The Spartans will compete in the Monmouth County Championships on Oct. 20 at Holmdel Park.
“I look for us to finish in the top 10,” Looney said. “That would be a good goal. Monmouth County is very strong. If we keep improving, I think a top 10 finish will be great.”
Early in November, Ocean will step to the starting line in the NJSIAA Central Jersey Group III Championships at Thompson Park.
“That is a really tough section,” Looney said. “I would love to see us place in the top five and qualify for the Group III meet. I would love to see Michela qualify for that meet as an individual (the top five teams and top 10 individuals from each section will qualify for the Group III meet in mid-November).”
The Spartans have also received contributions from seniors Erin Foster, Melissa Nieves, Karli Hill, Remi Cros and Bailey McGovern, sophomore Emily Nelson and freshman Elizabeth Appoy.
“I have gotten the chance to coach great kids,” Looney said. “Coaching cross country is a great way to spend the fall. It is a beautiful sport. The coaches for the most part get along. You get out of it what you put into it. Most of the coaches are friends. We share ideas. It’s all about making the kids the best they can be. That is what it ultimately boils down to.”
Ocean’s home course is Holmdel Park where it also trains.
“Our girls have a love-hate relationship with it as it is a brutal course,” Looney said. “Everyone always talks about the bowl, but I feel the first mile is the toughest part of the course. It is almost completely uphill and the mile in the bowl is flat and downhill. The lone uphill part in the bowl is about a minute long. The uphill mile in the bowl is about 1 3/4 miles from the starting line. That is why everyone talks about the bowl. You are kind of shot at that point. After that, the course is either flat or downhill.”

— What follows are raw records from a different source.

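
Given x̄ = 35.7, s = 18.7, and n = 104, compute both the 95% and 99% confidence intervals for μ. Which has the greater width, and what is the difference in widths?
99% CI is wider by 2.35

df = 103
95% CI: t* = 1.983, (32.06, 39.34), width = 2 · t* · s/√n = 7.27
99% CI: t* = 2.624, (30.89, 40.51), width = 2 · t* · s/√n = 9.62

The 99% CI is wider by 9.62 - 7.27 = 2.35.
Higher confidence requires a wider interval.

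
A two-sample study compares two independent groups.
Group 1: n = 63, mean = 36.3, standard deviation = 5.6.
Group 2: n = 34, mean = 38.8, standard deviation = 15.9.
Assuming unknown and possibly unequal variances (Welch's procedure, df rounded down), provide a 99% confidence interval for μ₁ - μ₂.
(-10.15, 5.15)

Difference: x̄₁ - x̄₂ = -2.50
SE = √(s₁²/n₁ + s₂²/n₂) = √(5.6²/63 + 15.9²/34) = 2.8166
df = 37.48 → 37 (Welch–Satterthwaite, rounded down)
t* = 2.715

CI: -2.50 ± 2.715 · 2.8166 = -2.50 ± 7.65 = (-10.15, 5.15)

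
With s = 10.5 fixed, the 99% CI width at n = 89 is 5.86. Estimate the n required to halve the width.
n ≈ 356

CI width ∝ 1/√n
To reduce width by factor 2, need √n to grow by 2 → need 2² = 4 times as many samples.

Current: n = 89, width = 5.86
New: n = 356, width ≈ 2.88

Width reduced by factor of 5.86/2.88 = 2.03.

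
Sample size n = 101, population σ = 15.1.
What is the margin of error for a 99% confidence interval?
Margin of error = 3.87

Margin of error = z* · σ/√n
= 2.576 · 15.1/√101
= 2.576 · 15.1/10.0499
= 3.87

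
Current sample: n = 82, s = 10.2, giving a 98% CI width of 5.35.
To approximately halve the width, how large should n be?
n ≈ 328

CI width ∝ 1/√n
To reduce width by factor 2, need √n to grow by 2 → need 2² = 4 times as many samples.

Current: n = 82, width = 5.35
New: n = 328, width ≈ 2.63

Width reduced by factor of 5.35/2.63 = 2.03.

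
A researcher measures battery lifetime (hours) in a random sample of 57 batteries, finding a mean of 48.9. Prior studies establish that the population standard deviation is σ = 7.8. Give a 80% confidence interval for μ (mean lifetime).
(47.58, 50.22)

z-interval (σ known):
z* = 1.282 for 80% confidence

Margin of error = z* · σ/√n = 1.282 · 7.8/√57 = 1.32

CI: (48.9 - 1.32, 48.9 + 1.32) = (47.58, 50.22)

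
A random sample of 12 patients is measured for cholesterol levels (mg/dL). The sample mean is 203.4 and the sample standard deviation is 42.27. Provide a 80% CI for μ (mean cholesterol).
(186.77, 220.03)

t-interval (σ unknown):
df = n - 1 = 11
t* = 1.363 for 80% confidence

Margin of error = t* · s/√n = 1.363 · 42.27/√12 = 16.63

CI: (186.77, 220.03)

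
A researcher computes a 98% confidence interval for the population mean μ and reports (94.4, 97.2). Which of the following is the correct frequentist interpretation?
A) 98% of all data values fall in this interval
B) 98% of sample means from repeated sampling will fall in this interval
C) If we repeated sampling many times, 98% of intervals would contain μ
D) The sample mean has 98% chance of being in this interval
C

A) Wrong — a CI is about the parameter μ, not individual data values.
B) Wrong — coverage applies to intervals containing μ, not to future x̄ values.
C) Correct — this is the frequentist long-run coverage interpretation.
D) Wrong — x̄ is observed and sits in the interval by construction.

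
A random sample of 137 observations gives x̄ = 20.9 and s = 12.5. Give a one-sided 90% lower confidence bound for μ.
μ ≥ 19.52

Lower bound (one-sided):
t* = 1.288 (one-sided for 90%)
Lower bound = x̄ - t* · s/√n = 20.9 - 1.288 · 12.5/√137 = 19.52

We are 90% confident that μ ≥ 19.52.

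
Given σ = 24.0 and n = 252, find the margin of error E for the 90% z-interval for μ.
Margin of error = 2.49

Margin of error = z* · σ/√n
= 1.645 · 24.0/√252
= 1.645 · 24.0/15.8745
= 2.49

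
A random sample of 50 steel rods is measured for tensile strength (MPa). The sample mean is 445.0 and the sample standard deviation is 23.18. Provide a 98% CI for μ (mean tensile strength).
(437.12, 452.88)

t-interval (σ unknown):
df = n - 1 = 49
t* = 2.405 for 98% confidence

Margin of error = t* · s/√n = 2.405 · 23.18/√50 = 7.88

CI: (437.12, 452.88)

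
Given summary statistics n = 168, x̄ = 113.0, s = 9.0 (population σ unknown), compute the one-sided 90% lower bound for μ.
μ ≥ 112.11

Lower bound (one-sided):
t* = 1.287 (one-sided for 90%)
Lower bound = x̄ - t* · s/√n = 113.0 - 1.287 · 9.0/√168 = 112.11

We are 90% confident that μ ≥ 112.11.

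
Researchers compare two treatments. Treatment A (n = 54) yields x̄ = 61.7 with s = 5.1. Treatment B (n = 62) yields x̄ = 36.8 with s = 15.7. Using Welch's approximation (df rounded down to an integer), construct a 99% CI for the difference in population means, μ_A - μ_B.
(19.32, 30.48)

Difference: x̄₁ - x̄₂ = 24.90
SE = √(s₁²/n₁ + s₂²/n₂) = √(5.1²/54 + 15.7²/62) = 2.1112
df = 75.40 → 75 (Welch–Satterthwaite, rounded down)
t* = 2.643

CI: 24.90 ± 2.643 · 2.1112 = 24.90 ± 5.58 = (19.32, 30.48)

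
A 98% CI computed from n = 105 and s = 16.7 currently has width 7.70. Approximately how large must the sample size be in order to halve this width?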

Looney, 52, often trains with his team.
“The girls are funny about that,” he said. “They say at our banquet, ‘We can’t take it easy as he does the hardest workouts with us. ‘ I am sure they like it. I pace them. When they see me do it … I never ask them to do something I would not do myself. We average about five miles per day.”
Looney competes on the road racing circuit.
“I am trying to keep my streak of breaking 19 minutes for a 5K race alive,” he said. “I have two kids so my racing days are much more limited than they used to be.”
Some years back, Looney competed in the New York City Marathon.
“I ran 18 miles and received the experience without the pain,” he said. “I jumped into it at mile eight to help a friend finish it. You can’t finish the race without a number so that was it.”
Looney is a 1981 graduate of St. Rose where he competed in track. He made the University of South Carolina men’s cross country team as a walk-on.
“I was the seventh man down there,” he said. “I made the traveling team, but that’s about it.”
Looney is an Ocean assistant track and field coach in the spring, guiding girls and boys.